Ruby Sings the Blues

Ruby’s voice is so loud, it’s driving everyone crazy! Then Ruby’s jazz-playing neighbors come up with a plan to help her control her volume. Ruby finally learns to sing to her heart’s content without everyone needing earplugs!

Out of Bounds: Seven Stories of Conflict and Hope

We are the young people, We will not be broken! For almost fifty years, apartheid forced the young people of South Africa to live apart as Blacks, Whites, Indians, and “Coloreds.” This unique and dramatic collection of stories—by native South African and Carnegie Medalist Beverley Naidoo—is about young people’s choices in a beautiful country made ugly by injustice. Each story is set in a different decade during the turbulent years from 1948 to 2000, and portrays powerful fictional characters who are caught up in very real and often disturbing events.

The Day Gogo Went to Vote

Thembi’s beloved great-grandmother, Gogo, is so old, she hasn’t left the house in years. But when Thembi’s parents announce that black South Africans will be allowed to vote for the first time, Gogo surprises the whole family by announcing that she will travel to the polls and that Thembi must come with her. Through Thembi’s eyes, readers experience every detail of this momentous day.

The Year the Gypsies Came

Set in apartheid 1960s South Africa, twelve-year-old Emily Iris explains that her mother and father have always been eager to take in travelers and vagabonds, relying on the presence of outsiders to ease the tension between them. Emily has her gentle older sister, Sarah, and Buza, the old Zulu nightwatchman, for company and comfort. But her parents’ continuing discontent leads them to welcome some peculiar strangers.  One spring, a family of wanderers—a wildlife photographer, his wife, and two boys—comes to stay, and their strange, compelling, and dangerous presence will leave the Iris family infinitely changed.

The White Giraffe

When Martine’s home in England burns down, killing her parents, she must go to South Africa to live on a wildlife game preserve, called Sawubona, with the grandmother she didn’t know she had. Almost as soon as she arrives, Martine hears stories about a white giraffe living in the preserve. But her grandmother and others working at Sawubona insist that the giraffe is just a myth. Martine is not so sure, until one stormy night when she looks out her window and locks eyes with Jemmy, a young silvery-white giraffe. Why is everyone keeping Jemmy’s existence a secret? Does it have anything to do with the rash of poaching going on at Sawubona? Martine needs all of the courage and smarts she has, not to mention a little African magic, to find out. First-time children’s author Lauren St. John brings us deep into the African world, where myths become reality and a young girl with a healing gift has the power to save her home and her one true friend.

The Boy on the Beach

Reluctant to let the surf crash over him, Joe runs down the beach and has an adventure with an old boat. All of sudden with the dunes rising like big waves around him; he realizes he is lost and all alone.

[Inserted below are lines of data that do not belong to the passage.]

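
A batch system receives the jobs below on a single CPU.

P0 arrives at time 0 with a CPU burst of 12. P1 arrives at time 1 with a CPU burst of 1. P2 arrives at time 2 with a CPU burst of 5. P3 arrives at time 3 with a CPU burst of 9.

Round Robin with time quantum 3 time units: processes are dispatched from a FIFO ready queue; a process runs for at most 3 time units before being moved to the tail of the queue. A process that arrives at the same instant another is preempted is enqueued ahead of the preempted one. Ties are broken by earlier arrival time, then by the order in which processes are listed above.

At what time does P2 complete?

Gantt: | P0 0-3 | P1 3-4 | P2 4-7 | P3 7-10 | P0 10-13 | P2 13-15 | P3 15-18 | P0 18-21 | P3 21-24 | P0 24-27 |
Completion: P0=27  P1=4  P2=15  P3=24
Turnaround (C−A): P0=27  P1=3  P2=13  P3=21

15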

With the help of a lifeguard who comes to his rescue, all ends well.

 

Happy Birthday Jamela!

Jamela and her family go to shoe store for her birthday gift. Jamela loves what the store clerk shows, but Jamela’s mama picks the practical & comfortable shoes for her. Although Jamela gets disappointed, she decorates her new shoes with beads and sparkly bits. When Jamela shows her special shoes, her mother doesn’t show support for Jamela. Lily, Jamela’s neighbor, liked Jamela’s decorated shoes and they make decorated shoes together. Lily names them Jamela’s shoes. In the market, their shoes sold like hotcakes. Jamela got her share from Lily. On Jamela’s birthday, Jamela gets very special gift from her mother as a consequence of the ‘Jamela’s shoes’.